HP: A Split Identity No More
Three years into Whitman's five-year turnaround, the behemoth splits into an enterprise business and a PC and printer one
October 6, 2014
HP will split into two companies, one focused on enterprise, the other on PCs and printers. The company said Monday the new Hewlett-Packard Enterprise will design and sell next-generation technology infrastructure, software and services, while HP Inc will be the consumer personal systems and printing company. Shareholders will own a stake in both businesses through a tax-free transaction in 2015.
The enterprise company will focus on HP cloud, big data, security and mobility and the new generation of technology and deployment models being driven by these sectors. Cloud computing has brought a great sea change to IT. A general move to cloud and hosted deployment models means legacy technology companies are forced to evolve, often at the displeasure of investors if they are public.
Meg Whitman, who has until now been HP CEO, will be president and CEO of Hewlett-Packard Enterprise and Dion Weisler, who has let the company's printing and personal systems business as executive vice president, will be president and CEO of HP Inc. Whitman will be chairwoman of HP Inc's board and Weisler will be chairman of Hewlett-Packard Enterprise board.
Partitioning HP Enterprise and HP Inc means one's results and potential investor displeasure with them will not affect the other. As a single company, HP had two very distinct identities, which have now turned into two separate businesses, each focused on its unique set of problems.
More layoffs
The impetus for the company split isn't positive, however. HP is approaching the fourth year of a five-year turnaround plan.
The company has once again increased its previously announced layoff plans by 5,000 employees, reaching a total of 55,000. The reduction target has been continuously raised since Whitman first announced her turnaround plan in 2012 and said 27,000 employees would be laid off or sent into early retirement as part of the turnaround.
In her prepared remarks Whitman was as optimistic as ever. “Our work during the past three years has significantly strengthened our core businesses to the point where we can more aggressively go after the opportunities created by a rapidly changing market,” she said. “The decision to separate into two market-leading companies underscores our commitment to the turnaround plan.
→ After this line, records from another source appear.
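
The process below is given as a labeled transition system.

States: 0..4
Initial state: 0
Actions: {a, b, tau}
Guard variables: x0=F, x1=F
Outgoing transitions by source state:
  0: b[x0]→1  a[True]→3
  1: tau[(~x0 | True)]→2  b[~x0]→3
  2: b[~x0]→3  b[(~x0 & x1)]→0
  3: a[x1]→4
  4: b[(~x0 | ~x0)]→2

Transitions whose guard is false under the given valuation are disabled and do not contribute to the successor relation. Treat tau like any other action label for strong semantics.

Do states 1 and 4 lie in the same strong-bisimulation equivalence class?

Answer: NOT BISIMILAR

Working:
Compute ~ classes (split until stable):
  π0 = {{0,1,2,3,4}}
  π1 = {{0},{1},{2,4},{3}}
  π2 = {{0},{1},{2},{3},{4}}
5 equivalence class(es) (converged in 3)
class of 1: {1}; class of 4: {4}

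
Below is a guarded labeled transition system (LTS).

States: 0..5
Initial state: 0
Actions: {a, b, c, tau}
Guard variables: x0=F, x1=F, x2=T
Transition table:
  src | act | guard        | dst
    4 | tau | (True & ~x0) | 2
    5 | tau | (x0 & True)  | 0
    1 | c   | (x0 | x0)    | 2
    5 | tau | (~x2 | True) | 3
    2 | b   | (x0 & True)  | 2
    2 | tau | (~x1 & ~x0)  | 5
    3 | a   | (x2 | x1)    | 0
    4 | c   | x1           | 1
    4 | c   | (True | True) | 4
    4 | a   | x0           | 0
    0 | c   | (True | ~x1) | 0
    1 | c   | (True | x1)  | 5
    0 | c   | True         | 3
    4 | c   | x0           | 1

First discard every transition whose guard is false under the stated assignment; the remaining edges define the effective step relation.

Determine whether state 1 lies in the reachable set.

Answer: UNREACHABLE

Trace:
8 transition(s) survive guard evaluation.
depth 0: {0}
depth 1: {3}  total {0,3}
Reachable = {0,3}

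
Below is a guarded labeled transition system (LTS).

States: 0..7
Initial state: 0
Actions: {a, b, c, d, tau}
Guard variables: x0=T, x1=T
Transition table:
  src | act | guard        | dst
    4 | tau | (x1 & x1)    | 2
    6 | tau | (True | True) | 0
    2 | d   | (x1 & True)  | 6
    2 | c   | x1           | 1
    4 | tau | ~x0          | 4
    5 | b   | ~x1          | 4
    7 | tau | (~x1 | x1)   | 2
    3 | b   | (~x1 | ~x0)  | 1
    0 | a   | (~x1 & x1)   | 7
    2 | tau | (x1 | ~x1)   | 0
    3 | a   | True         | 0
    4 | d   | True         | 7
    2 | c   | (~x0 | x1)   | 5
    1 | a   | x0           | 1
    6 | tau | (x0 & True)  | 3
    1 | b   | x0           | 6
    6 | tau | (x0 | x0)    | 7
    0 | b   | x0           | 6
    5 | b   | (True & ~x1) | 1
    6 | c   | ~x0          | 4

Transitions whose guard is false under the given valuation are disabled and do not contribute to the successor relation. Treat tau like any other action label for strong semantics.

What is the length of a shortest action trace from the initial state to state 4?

Answer: UNREACHABLE

Analysis:
Layered search for 4:
  L0 = {0}
  L1 = {6}
  L2 = {3,7}
  L3 = {2}
  L4 = {1,5}
4 never appears.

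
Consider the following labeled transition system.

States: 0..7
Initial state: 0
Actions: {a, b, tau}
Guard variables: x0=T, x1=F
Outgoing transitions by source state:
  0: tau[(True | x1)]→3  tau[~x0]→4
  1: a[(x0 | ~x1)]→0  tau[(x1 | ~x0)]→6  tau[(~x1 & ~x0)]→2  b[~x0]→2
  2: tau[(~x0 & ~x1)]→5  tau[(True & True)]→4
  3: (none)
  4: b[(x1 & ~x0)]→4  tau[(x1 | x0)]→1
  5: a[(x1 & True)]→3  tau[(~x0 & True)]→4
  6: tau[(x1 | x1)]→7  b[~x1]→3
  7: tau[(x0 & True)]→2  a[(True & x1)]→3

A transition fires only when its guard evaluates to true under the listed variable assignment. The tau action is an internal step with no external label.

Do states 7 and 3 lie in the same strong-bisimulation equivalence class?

Compute ~ classes (split until stable):
  π0 = {{0,1,2,3,4,5,6,7}}
  π1 = {{0,2,4,7},{1},{3,5},{6}}
  π2 = {{0},{1},{2,7},{3,5},{4},{6}}
  π3 = {{0},{1},{2},{3,5},{4},{6},{7}}
Fixed point at round 4; 7 class(es).
class of 7: {7}; class of 3: {3,5}

Answer: NOT BISIMILAR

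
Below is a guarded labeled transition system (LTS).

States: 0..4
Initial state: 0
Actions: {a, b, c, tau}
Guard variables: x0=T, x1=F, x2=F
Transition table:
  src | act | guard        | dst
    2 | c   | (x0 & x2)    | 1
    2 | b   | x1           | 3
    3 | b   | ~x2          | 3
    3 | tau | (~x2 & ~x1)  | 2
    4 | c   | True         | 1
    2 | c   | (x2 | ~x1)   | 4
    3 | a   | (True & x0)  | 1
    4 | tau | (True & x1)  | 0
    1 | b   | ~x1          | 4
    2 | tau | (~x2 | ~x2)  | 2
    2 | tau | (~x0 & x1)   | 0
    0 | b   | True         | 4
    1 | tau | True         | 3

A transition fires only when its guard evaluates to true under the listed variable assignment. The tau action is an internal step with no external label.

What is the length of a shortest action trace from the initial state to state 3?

Breadth-first toward 3:
  depth 0: {0}
  depth 1: {4}
  depth 2: {1}
  depth 3: {3}
first hit 3 at d=3 via b·c·tau

Answer: 3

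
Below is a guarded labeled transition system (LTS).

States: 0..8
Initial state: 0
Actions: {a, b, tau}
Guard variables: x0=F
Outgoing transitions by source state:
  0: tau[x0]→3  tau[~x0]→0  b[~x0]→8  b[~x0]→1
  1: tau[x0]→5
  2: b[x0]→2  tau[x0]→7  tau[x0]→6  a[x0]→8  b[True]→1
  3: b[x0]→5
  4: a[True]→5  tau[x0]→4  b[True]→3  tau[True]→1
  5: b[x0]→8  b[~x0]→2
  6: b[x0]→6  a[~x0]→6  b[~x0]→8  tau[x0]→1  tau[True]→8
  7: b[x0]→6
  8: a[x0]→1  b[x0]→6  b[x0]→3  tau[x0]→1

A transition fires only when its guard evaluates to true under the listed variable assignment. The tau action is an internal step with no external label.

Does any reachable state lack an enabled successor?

Answer: DEADLOCK at state 1

Working:
R = {0,1,8}
  0: b→1  b→8  tau→0  [3 exit(s)]
  1: ∅  [deadlock]
  8: ∅  [deadlock]
trace reaching 1: b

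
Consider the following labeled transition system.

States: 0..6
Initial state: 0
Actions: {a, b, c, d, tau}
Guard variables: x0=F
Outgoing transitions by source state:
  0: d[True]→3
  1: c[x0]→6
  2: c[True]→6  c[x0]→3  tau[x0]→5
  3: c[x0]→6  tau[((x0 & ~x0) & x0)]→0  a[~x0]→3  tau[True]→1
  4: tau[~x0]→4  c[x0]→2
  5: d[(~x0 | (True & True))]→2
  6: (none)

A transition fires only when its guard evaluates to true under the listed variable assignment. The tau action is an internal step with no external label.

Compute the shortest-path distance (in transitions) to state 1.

Answer: 2

Trace:
Layered search for 1:
  depth 0: {0}
  depth 1: {3}
  depth 2: {1}
depth(1)=2, e.g. d·tau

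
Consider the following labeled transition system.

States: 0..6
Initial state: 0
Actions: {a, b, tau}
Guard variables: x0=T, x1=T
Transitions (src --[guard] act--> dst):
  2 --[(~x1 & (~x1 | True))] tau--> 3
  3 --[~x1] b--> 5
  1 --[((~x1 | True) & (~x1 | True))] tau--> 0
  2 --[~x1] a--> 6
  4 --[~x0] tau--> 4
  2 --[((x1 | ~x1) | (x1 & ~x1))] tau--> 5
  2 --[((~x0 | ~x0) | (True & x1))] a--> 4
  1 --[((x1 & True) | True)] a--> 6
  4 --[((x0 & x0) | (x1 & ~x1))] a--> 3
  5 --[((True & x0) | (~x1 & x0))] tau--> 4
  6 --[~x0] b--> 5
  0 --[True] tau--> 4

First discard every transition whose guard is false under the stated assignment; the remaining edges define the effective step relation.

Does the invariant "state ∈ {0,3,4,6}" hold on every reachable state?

Answer: INVARIANT HOLDS

Trace:
Inv-set: {0,3,4,6}
R = {0,3,4}
  0: ✓
  3: ✓
  4: ✓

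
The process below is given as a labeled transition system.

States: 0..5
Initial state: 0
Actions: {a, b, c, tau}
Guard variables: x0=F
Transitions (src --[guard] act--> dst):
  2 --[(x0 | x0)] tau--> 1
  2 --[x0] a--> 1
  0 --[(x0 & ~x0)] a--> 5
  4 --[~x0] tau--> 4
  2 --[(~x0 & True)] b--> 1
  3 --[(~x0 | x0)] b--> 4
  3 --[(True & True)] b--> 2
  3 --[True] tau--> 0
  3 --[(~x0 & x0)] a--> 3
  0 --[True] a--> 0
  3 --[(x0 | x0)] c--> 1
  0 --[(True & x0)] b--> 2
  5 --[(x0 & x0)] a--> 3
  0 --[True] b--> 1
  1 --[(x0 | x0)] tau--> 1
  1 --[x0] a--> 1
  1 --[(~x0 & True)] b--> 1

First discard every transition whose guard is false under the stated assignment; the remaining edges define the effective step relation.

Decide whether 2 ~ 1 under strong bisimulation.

Answer: BISIMILAR

Trace:
Bisimulation quotient by refinement:
  π0 = {{0,1,2,3,4,5}}
  π1 = {{0},{1,2},{3},{4},{5}}
5 equivalence class(es) (converged in 2)
class of 2: {1,2}; class of 1: {1,2}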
"It will provide each new company with the independence, focus, financial resources and flexibility they need to adapt quickly to market and customer dynamics, while generating long-term value for shareholders.”
Multi-sided enterprise business
Earlier this year the company consolidated HP cloud play under the Helion brand. It built a cloud services platform called Helion and based on the open source OpenStack architecture.
In addition to its massive traditional server business, HP Enterprise also has a fairly new line of "microservers" called Moonshot. Last week, the company became the first vendor to start shipping servers powered by 64-bit ARM processors (used primarily in smartphones) under the Moonshot brand.
There is also the 3PAR enterprise storage business and a multitude of IT management, big data analytics and security software products.
“Over the past three years, we have reignited our innovation engine with breakthrough offerings for the enterprise like Apollo, Gen 9 and Moonshot servers, our 3PAR storage platform, our HP OneView management platform, our HP Helion Cloud and a host of software and services offerings in security, analytics and application transformation,” Whitman said. “Hewlett-Packard Enterprise will accelerate innovation across key next-generation areas of the portfolio.”